Building UP (Condos, Apartments) required more construction financing than building OUT (sprawl, single family home subdivisions, townhouses). A developer of a low density project can roll the construction financing from home to home. Basically, you can build a home, sell it and then start the next one. For a condo building you cannot sell the home until the entire structure is completed. This limits your ability to stage out developments and increases your construction financing requirements and risks. Therefore, the return on investment (ROI) will need to be higher or the capital will flee to safer investment opportunities.
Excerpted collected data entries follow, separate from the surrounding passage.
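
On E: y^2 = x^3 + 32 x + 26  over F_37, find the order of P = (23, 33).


Compute successive multiples of P until we hit O:
  1P = (23, 33)
  2P = (31, 32)
  3P = (31, 5)
  4P = (23, 4)
  5P = O

ord(P) = 5


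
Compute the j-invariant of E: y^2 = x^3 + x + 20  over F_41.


Delta = -16(4 a^3 + 27 b^2) mod 41 = 33
-1728 * (4 a)^3 = -1728 * (4*1)^3 mod 41 = 26
j = 26 * 33^(-1) mod 41 = 7

j = 7 (mod 41)


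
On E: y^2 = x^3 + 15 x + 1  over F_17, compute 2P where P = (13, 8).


Doubling: s = (3 x1^2 + a) / (2 y1)
s = (3*13^2 + 15) / (2*8) mod 17 = 5
x3 = s^2 - 2 x1 mod 17 = 5^2 - 2*13 = 16
y3 = s (x1 - x3) - y1 mod 17 = 5 * (13 - 16) - 8 = 11

2P = (16, 11)


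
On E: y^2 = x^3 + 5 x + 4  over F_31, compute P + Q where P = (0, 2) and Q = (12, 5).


P != Q, so use the chord formula.
s = (y2 - y1) / (x2 - x1) = (3) / (12) mod 31 = 8
x3 = s^2 - x1 - x2 mod 31 = 8^2 - 0 - 12 = 21
y3 = s (x1 - x3) - y1 mod 31 = 8 * (0 - 21) - 2 = 16

P + Q = (21, 16)


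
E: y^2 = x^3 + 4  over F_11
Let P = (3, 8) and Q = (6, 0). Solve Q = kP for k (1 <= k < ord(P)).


Enumerate multiples of P until we hit Q = (6, 0):
  1P = (3, 8)
  2P = (6, 0)
Match found at i = 2.

k = 2


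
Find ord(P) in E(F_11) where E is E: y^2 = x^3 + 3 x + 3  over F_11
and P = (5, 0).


Compute successive multiples of P until we hit O:
  1P = (5, 0)
  2P = O

ord(P) = 2


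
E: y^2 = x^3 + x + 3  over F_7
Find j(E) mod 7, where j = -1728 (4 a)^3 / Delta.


Delta = -16(4 a^3 + 27 b^2) mod 7 = 3
-1728 * (4 a)^3 = -1728 * (4*1)^3 mod 7 = 1
j = 1 * 3^(-1) mod 7 = 5

j = 5 (mod 7)


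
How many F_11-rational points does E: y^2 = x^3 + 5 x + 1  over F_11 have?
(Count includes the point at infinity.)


For each x in F_11, count y with y^2 = x^3 + 5 x + 1 mod 11:
  x = 0: RHS = 1, y in [1, 10]  -> 2 point(s)
  x = 6: RHS = 5, y in [4, 7]  -> 2 point(s)
  x = 7: RHS = 5, y in [4, 7]  -> 2 point(s)
  x = 8: RHS = 3, y in [5, 6]  -> 2 point(s)
  x = 9: RHS = 5, y in [4, 7]  -> 2 point(s)
Affine points: 10. Add the point at infinity: total = 11.

#E(F_11) = 11


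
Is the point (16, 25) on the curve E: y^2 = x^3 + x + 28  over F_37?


Check whether y^2 = x^3 + 1 x + 28 (mod 37) for (x, y) = (16, 25).
LHS: y^2 = 25^2 mod 37 = 33
RHS: x^3 + 1 x + 28 = 16^3 + 1*16 + 28 mod 37 = 33
LHS = RHS

Yes, on the curve


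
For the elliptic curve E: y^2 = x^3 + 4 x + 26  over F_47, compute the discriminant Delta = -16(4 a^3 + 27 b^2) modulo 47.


4 a^3 + 27 b^2 = 4*4^3 + 27*26^2 = 256 + 18252 = 18508
Delta = -16 * (18508) = -296128
Delta mod 47 = 19

Delta = 19 (mod 47)


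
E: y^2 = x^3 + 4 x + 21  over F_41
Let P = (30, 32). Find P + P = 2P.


Doubling: s = (3 x1^2 + a) / (2 y1)
s = (3*30^2 + 4) / (2*32) mod 41 = 32
x3 = s^2 - 2 x1 mod 41 = 32^2 - 2*30 = 21
y3 = s (x1 - x3) - y1 mod 41 = 32 * (30 - 21) - 32 = 10

2P = (21, 10)


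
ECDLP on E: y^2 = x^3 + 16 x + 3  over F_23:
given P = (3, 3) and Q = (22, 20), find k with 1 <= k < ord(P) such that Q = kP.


Enumerate multiples of P until we hit Q = (22, 20):
  1P = (3, 3)
  2P = (0, 7)
  3P = (9, 5)
  4P = (6, 19)
  5P = (22, 3)
  6P = (21, 20)
  7P = (17, 17)
  8P = (4, 19)
  9P = (19, 17)
  10P = (5, 1)
  11P = (16, 10)
  12P = (13, 4)
  13P = (10, 17)
  14P = (14, 21)
  15P = (14, 2)
  16P = (10, 6)
  17P = (13, 19)
  18P = (16, 13)
  19P = (5, 22)
  20P = (19, 6)
  21P = (4, 4)
  22P = (17, 6)
  23P = (21, 3)
  24P = (22, 20)
Match found at i = 24.

k = 24


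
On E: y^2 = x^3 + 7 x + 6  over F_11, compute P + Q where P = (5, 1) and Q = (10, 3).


P != Q, so use the chord formula.
s = (y2 - y1) / (x2 - x1) = (2) / (5) mod 11 = 7
x3 = s^2 - x1 - x2 mod 11 = 7^2 - 5 - 10 = 1
y3 = s (x1 - x3) - y1 mod 11 = 7 * (5 - 1) - 1 = 5

P + Q = (1, 5)


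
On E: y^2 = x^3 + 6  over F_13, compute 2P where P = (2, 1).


k = 2 = 10_2 (binary, LSB first: 01)
Double-and-add from P = (2, 1):
  bit 0 = 0: acc unchanged = O
  bit 1 = 1: acc = O + (6, 1) = (6, 1)

2P = (6, 1)


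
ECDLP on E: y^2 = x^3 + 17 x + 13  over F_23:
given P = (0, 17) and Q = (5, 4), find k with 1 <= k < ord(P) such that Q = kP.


Enumerate multiples of P until we hit Q = (5, 4):
  1P = (0, 17)
  2P = (6, 3)
  3P = (2, 3)
  4P = (1, 13)
  5P = (15, 20)
  6P = (20, 2)
  7P = (5, 4)
Match found at i = 7.

k = 7


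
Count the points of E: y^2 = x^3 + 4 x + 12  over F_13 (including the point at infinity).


For each x in F_13, count y with y^2 = x^3 + 4 x + 12 mod 13:
  x = 0: RHS = 12, y in [5, 8]  -> 2 point(s)
  x = 1: RHS = 4, y in [2, 11]  -> 2 point(s)
  x = 3: RHS = 12, y in [5, 8]  -> 2 point(s)
  x = 4: RHS = 1, y in [1, 12]  -> 2 point(s)
  x = 5: RHS = 1, y in [1, 12]  -> 2 point(s)
  x = 8: RHS = 10, y in [6, 7]  -> 2 point(s)
  x = 9: RHS = 10, y in [6, 7]  -> 2 point(s)
  x = 10: RHS = 12, y in [5, 8]  -> 2 point(s)
  x = 11: RHS = 9, y in [3, 10]  -> 2 point(s)
Affine points: 18. Add the point at infinity: total = 19.

#E(F_13) = 19


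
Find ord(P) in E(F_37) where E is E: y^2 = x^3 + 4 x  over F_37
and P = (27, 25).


Compute successive multiples of P until we hit O:
  1P = (27, 25)
  2P = (16, 33)
  3P = (30, 31)
  4P = (21, 24)
  5P = (25, 0)
  6P = (21, 13)
  7P = (30, 6)
  8P = (16, 4)
  ... (continuing to 10P)
  10P = O

ord(P) = 10


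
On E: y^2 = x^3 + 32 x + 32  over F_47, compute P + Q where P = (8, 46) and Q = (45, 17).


P != Q, so use the chord formula.
s = (y2 - y1) / (x2 - x1) = (18) / (37) mod 47 = 17
x3 = s^2 - x1 - x2 mod 47 = 17^2 - 8 - 45 = 1
y3 = s (x1 - x3) - y1 mod 47 = 17 * (8 - 1) - 46 = 26

P + Q = (1, 26)


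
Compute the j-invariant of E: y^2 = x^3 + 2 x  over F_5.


Delta = -16(4 a^3 + 27 b^2) mod 5 = 3
-1728 * (4 a)^3 = -1728 * (4*2)^3 mod 5 = 4
j = 4 * 3^(-1) mod 5 = 3

j = 3 (mod 5)


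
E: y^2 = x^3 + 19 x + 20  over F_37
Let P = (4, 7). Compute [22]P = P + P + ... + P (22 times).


k = 22 = 10110_2 (binary, LSB first: 01101)
Double-and-add from P = (4, 7):
  bit 0 = 0: acc unchanged = O
  bit 1 = 1: acc = O + (20, 1) = (20, 1)
  bit 2 = 1: acc = (20, 1) + (35, 14) = (26, 16)
  bit 3 = 0: acc unchanged = (26, 16)
  bit 4 = 1: acc = (26, 16) + (33, 19) = (25, 32)

22P = (25, 32)


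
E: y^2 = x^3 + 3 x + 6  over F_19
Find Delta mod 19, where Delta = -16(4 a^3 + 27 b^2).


4 a^3 + 27 b^2 = 4*3^3 + 27*6^2 = 108 + 972 = 1080
Delta = -16 * (1080) = -17280
Delta mod 19 = 10

Delta = 10 (mod 19)


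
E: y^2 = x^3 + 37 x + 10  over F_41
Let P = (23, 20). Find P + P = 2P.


Doubling: s = (3 x1^2 + a) / (2 y1)
s = (3*23^2 + 37) / (2*20) mod 41 = 16
x3 = s^2 - 2 x1 mod 41 = 16^2 - 2*23 = 5
y3 = s (x1 - x3) - y1 mod 41 = 16 * (23 - 5) - 20 = 22

2P = (5, 22)


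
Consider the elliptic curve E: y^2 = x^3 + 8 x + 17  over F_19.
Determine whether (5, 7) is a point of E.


Check whether y^2 = x^3 + 8 x + 17 (mod 19) for (x, y) = (5, 7).
LHS: y^2 = 7^2 mod 19 = 11
RHS: x^3 + 8 x + 17 = 5^3 + 8*5 + 17 mod 19 = 11
LHS = RHS

Yes, on the curve


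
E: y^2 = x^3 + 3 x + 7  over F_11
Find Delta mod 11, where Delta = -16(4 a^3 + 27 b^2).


4 a^3 + 27 b^2 = 4*3^3 + 27*7^2 = 108 + 1323 = 1431
Delta = -16 * (1431) = -22896
Delta mod 11 = 6

Delta = 6 (mod 11)


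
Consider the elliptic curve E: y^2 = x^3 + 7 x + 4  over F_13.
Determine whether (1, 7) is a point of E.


Check whether y^2 = x^3 + 7 x + 4 (mod 13) for (x, y) = (1, 7).
LHS: y^2 = 7^2 mod 13 = 10
RHS: x^3 + 7 x + 4 = 1^3 + 7*1 + 4 mod 13 = 12
LHS != RHS

No, not on the curve


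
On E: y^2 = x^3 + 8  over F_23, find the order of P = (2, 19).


Compute successive multiples of P until we hit O:
  1P = (2, 19)
  2P = (4, 7)
  3P = (7, 11)
  4P = (0, 10)
  5P = (1, 20)
  6P = (21, 0)
  7P = (1, 3)
  8P = (0, 13)
  ... (continuing to 12P)
  12P = O

ord(P) = 12


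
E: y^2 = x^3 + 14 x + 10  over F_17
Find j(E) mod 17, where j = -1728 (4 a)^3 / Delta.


Delta = -16(4 a^3 + 27 b^2) mod 17 = 8
-1728 * (4 a)^3 = -1728 * (4*14)^3 mod 17 = 2
j = 2 * 8^(-1) mod 17 = 13

j = 13 (mod 17)


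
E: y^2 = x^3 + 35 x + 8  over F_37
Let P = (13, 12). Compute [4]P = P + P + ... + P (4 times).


k = 4 = 100_2 (binary, LSB first: 001)
Double-and-add from P = (13, 12):
  bit 0 = 0: acc unchanged = O
  bit 1 = 0: acc unchanged = O
  bit 2 = 1: acc = O + (29, 17) = (29, 17)

4P = (29, 17)


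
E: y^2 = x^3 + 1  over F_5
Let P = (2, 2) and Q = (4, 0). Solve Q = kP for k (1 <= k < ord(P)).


Enumerate multiples of P until we hit Q = (4, 0):
  1P = (2, 2)
  2P = (0, 4)
  3P = (4, 0)
Match found at i = 3.

k = 3


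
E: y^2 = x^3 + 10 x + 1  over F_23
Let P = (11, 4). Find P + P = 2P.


Doubling: s = (3 x1^2 + a) / (2 y1)
s = (3*11^2 + 10) / (2*4) mod 23 = 15
x3 = s^2 - 2 x1 mod 23 = 15^2 - 2*11 = 19
y3 = s (x1 - x3) - y1 mod 23 = 15 * (11 - 19) - 4 = 14

2P = (19, 14)


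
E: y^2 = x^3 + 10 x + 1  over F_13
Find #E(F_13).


For each x in F_13, count y with y^2 = x^3 + 10 x + 1 mod 13:
  x = 0: RHS = 1, y in [1, 12]  -> 2 point(s)
  x = 1: RHS = 12, y in [5, 8]  -> 2 point(s)
  x = 2: RHS = 3, y in [4, 9]  -> 2 point(s)
  x = 4: RHS = 1, y in [1, 12]  -> 2 point(s)
  x = 6: RHS = 4, y in [2, 11]  -> 2 point(s)
  x = 9: RHS = 1, y in [1, 12]  -> 2 point(s)
  x = 10: RHS = 9, y in [3, 10]  -> 2 point(s)
  x = 11: RHS = 12, y in [5, 8]  -> 2 point(s)
  x = 12: RHS = 3, y in [4, 9]  -> 2 point(s)
Affine points: 18. Add the point at infinity: total = 19.

#E(F_13) = 19


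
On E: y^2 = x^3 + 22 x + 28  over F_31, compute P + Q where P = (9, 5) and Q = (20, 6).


P != Q, so use the chord formula.
s = (y2 - y1) / (x2 - x1) = (1) / (11) mod 31 = 17
x3 = s^2 - x1 - x2 mod 31 = 17^2 - 9 - 20 = 12
y3 = s (x1 - x3) - y1 mod 31 = 17 * (9 - 12) - 5 = 6

P + Q = (12, 6)


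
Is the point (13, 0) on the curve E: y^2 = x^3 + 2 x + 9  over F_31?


Check whether y^2 = x^3 + 2 x + 9 (mod 31) for (x, y) = (13, 0).
LHS: y^2 = 0^2 mod 31 = 0
RHS: x^3 + 2 x + 9 = 13^3 + 2*13 + 9 mod 31 = 0
LHS = RHS

Yes, on the curve


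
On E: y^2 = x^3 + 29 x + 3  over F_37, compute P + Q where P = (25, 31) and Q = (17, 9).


P != Q, so use the chord formula.
s = (y2 - y1) / (x2 - x1) = (15) / (29) mod 37 = 12
x3 = s^2 - x1 - x2 mod 37 = 12^2 - 25 - 17 = 28
y3 = s (x1 - x3) - y1 mod 37 = 12 * (25 - 28) - 31 = 7

P + Q = (28, 7)


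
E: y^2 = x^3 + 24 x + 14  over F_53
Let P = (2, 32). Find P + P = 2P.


Doubling: s = (3 x1^2 + a) / (2 y1)
s = (3*2^2 + 24) / (2*32) mod 53 = 37
x3 = s^2 - 2 x1 mod 53 = 37^2 - 2*2 = 40
y3 = s (x1 - x3) - y1 mod 53 = 37 * (2 - 40) - 32 = 46

2P = (40, 46)


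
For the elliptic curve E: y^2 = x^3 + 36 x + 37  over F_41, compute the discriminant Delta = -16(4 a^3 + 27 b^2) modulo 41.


4 a^3 + 27 b^2 = 4*36^3 + 27*37^2 = 186624 + 36963 = 223587
Delta = -16 * (223587) = -3577392
Delta mod 41 = 22

Delta = 22 (mod 41)


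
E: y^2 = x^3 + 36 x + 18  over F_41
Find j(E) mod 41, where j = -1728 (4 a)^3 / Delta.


Delta = -16(4 a^3 + 27 b^2) mod 41 = 11
-1728 * (4 a)^3 = -1728 * (4*36)^3 mod 41 = 30
j = 30 * 11^(-1) mod 41 = 40

j = 40 (mod 41)


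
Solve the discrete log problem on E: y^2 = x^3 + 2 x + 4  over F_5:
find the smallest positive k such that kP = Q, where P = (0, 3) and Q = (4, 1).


Enumerate multiples of P until we hit Q = (4, 1):
  1P = (0, 3)
  2P = (4, 4)
  3P = (2, 4)
  4P = (2, 1)
  5P = (4, 1)
Match found at i = 5.

k = 5


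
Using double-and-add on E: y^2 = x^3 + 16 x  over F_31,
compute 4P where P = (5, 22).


k = 4 = 100_2 (binary, LSB first: 001)
Double-and-add from P = (5, 22):
  bit 0 = 0: acc unchanged = O
  bit 1 = 0: acc unchanged = O
  bit 2 = 1: acc = O + (4, 29) = (4, 29)

4P = (4, 29)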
The market structure for multi-family residential downtown concrete development I would define as an Oligopoly. (CFA Institute 2012, 160, 180) The barriers to entry are high and the up-front costs alongside political risks & bureaucratic processes make this segment of the market out of economic reach for most developers. There are few sellers and the main companies in the market are currently Cox Developments, Concert Properties, Chard Developments, Alpha Developments and Bosa. The market area would be the downtown area of Victoria, Oak Bay, James Bay and Vic West. An Oligopoly market structure may lead to pricing strategies such as the “Cournot assumption” where “each firm determines its profit-maximizing production level by assuming that the other firms’ output will not change”. (CFA Institute 2012, 181-182) This makes intuitive sense given the time required to build new product and the supply/demand dynamics. What occurs in the market is basically a development holding steady on it’s prices whenever financially possible as the end user will absorb any extra costs that are placed onto the supply curve. So for example if the Step Code increases the cost of a condo unit by 30,000 CAD, a developer will wait to sell that product at the increase in price versus taking a loss.
Over the past five years, there has been a notable increase in real estate demand (a shifting to the right of the demand curve) and a sustained shrinking of available new supply for the core. We need to improve the efficiency of the permitting process to keep up with future growth and attract smaller firms to compete in the market. Anti-development sentiment and red tape creep have increased risk to developments and make adding new supply difficult if not impossible for most market players. Potential rent controls will also impact our industry and I would encourage Victoria and the BC Government to study the effects of rent control in other high-density communities such as San Francisco or Dublin. (Moranis 2017) (The Economist 2017) (Murphy 2017) But, the main reason for lack of housing supply rental or strata based, is likely due to the combination of a broken city council permitting process and the increased risks that high density developments take on in the form of construction financing exposure.